Squarepusher – ‘Plug Me In’ (Shobaleader One: d’Demonstrator’
Sidenote: There are a few recent videos of the band playing old Squarepusher tunes live and they go fucking off. Here’s one for you to hopefully enjoy..
Ones and Zeroes
There’s this one interview of Squarepusher’s where he speaks about his experience, of firstly purchasing, and subsequently becoming accustomed to, his first (or a new) drum machine. He enthusiastically recalls applying granular synthesis to his drum hits, breaking them apart/exploding them to bits, along with descriptions of his views on bass being more kaleidoscopic than it’s traditionally viewed as, along with other ruminations. The interview takes place as he’s on tour for Go Plastic, Tom’s initial total foray into music as science fiction, imo, discarding his organic roots wholeheartedly, engulfing the listener entirely in the midst of his love affair with calculated, brutal electronic music.
The interview comes off as charming (because he is, goddamit), but it serves as quite a juxtaposition to Tom’s pretentious view of his own music, illustrated in a short essay called ‘Collaborating With Machines’ that he penned closely after 2004’s Ultravisitor, his next LP after Go Plastic (I always recognised 2002’s Do You Know Squarepusher as an EP).
He spews utter nonsense about the machines’ influence over him and his music.

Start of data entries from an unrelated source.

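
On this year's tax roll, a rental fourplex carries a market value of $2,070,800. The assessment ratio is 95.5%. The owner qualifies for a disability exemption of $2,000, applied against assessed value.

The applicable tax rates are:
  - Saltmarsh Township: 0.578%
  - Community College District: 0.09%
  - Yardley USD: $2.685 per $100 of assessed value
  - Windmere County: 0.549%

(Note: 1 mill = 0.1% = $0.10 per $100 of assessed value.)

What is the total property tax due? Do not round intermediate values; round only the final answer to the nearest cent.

$77,088.46

Assessed value = $2,070,800 × 0.955 = $1,977,614
Taxable value = $1,977,614 − $2,000 = $1,975,614
Saltmarsh Township: $1,975,614 × 0.00578 = $11,419.04892
Community College District: $1,975,614 × 0.0009 = $1,778.0526
Yardley USD: $1,975,614 × 0.02685 = $53,045.2359
Windmere County: $1,975,614 × 0.00549 = $10,846.12086
Total = $77,088.45828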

So good, what a twit, I love it so much (read it here) Anyhow, as he’s been indulging himself along these lines for 16 years now, I feel that he achieved the height of human/machine symbiosis on 2012’s Ufabulum with the closing track ‘Ecstatic Shock’ (I’m jumping by about here a bit, but who gives a shit). It’s probably in my list of fav pieces of music over the past five years or so, so fucking good. The production and structure are both so abstract, I love it.
Squarepusher – Ecstatic Shock (Enstrobia)
It Was Probably Inevitable, A Real Life Robot Band
Despite not liking the release very much at all, I’ve kind of left myself with no place to go other than to refer to it here – though the existence of such a thing truly is nourishingly absurd.
Music for Robots is a collaboration between Jenkinson and The Z-Machines, a robot rock band developed by a university professor and a mechanical designer as “the future of live music”, funded by Molson Coors Japan to opportunistically promote a drink called Zima. Very funny, right? I don’t feel overly qualified to describe how the band works, and this video doesn’t really help that, but here’s a behind the scenes offering.
Anyways, the record stinks, it’s a touch unpalatable and just plain boring, really. I do not recommend it. Squarepusher is quoted as using the collaboration as an opportunity to oppose the notion that only humans can create emotionally evocative music but, yes, no, I do not think you succeeded this time, mate. The only real evocation I care to put to this article is the dystopian future this record elicits if we are to consider this as music capable of inducing emotion. One fun image conjured is an imagined future where a little robot child sits on the edge of its cast iron bunk, posters of The Z-Machines on the wall above, a FireWire cable stuck into its forehead directly implanting the experience of excitement of listening to such detritus.
Here’s the last track, probably the best on the record.
Squarepusher x Z-Machines – You Endless (Music for Robots)
Anyhow, I’m not sure how much more I can rabbit on about this all, so I’ll choose to end it now. And I’ve probably reached a good enough end point, really, given the foreword bypassed lamentation I began with. Thanks for checking out my Virtual Mixtape, I hope you’ve enjoyed it.